High‑strength, highly stretchable fibrous materials are essential for durable wearable electronics, yet producing fibers that combine both properties remains challenging. The study develops ultra‑robust (~17.6 MPa) and highly extensible (~700 %) conducting microfibers and demonstrates their use in fabricating fibrous mechanical sensors.

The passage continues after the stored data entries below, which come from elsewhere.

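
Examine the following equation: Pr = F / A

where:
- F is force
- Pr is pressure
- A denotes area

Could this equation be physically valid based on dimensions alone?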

The authors fabricated conducting microfibers with ~17.6 MPa tensile strength and ~700 % elongation, enabling the construction of fibrous mechanical sensors. The resulting sensor achieves high sensitivity across a 0.0075 %–400 % strain range, detects low‑frequency vibrations up to 40 Hz, and enables a wearable health‑monitoring system that tracks muscle movement, tremors, pulse, respiration, gestures, and posture for disease prediction and diagnosis.

Abstract

Fibrous material with high strength and large stretchability is an essential component of high-performance wearable electronic devices. Wearable electronic systems require a material that is strong to ensure durability and stability, and a wide range of strain to expand their applications. However, it is still challenging to manufacture fibrous materials with simultaneously high mechanical strength and the tensile property. Herein, the ultra-robust (≈17.6 MPa) and extensible (≈700%) conducting microfibers are developed and demonstrated their applications in fabricating fibrous mechanical sensors. The mechanical sensor shows high sensitivity in detecting strains that have high strain resolution and a large detection range (from 0.0075% to 400%) simultaneously. Moreover, low frequency vibrations between 0 and 40 Hz are also detected, which covers most tremors that occur in the human body. As a further step, a wearable and smart health-monitoring system has been developed using the fibrous mechanical sensor, which is capable of monitoring health-related physiological signals, including muscle movement, body tremor, wrist pulse, respiration, gesture, and six body postures to predict and diagnose diseases, which will promote the wearable telemedicine technology.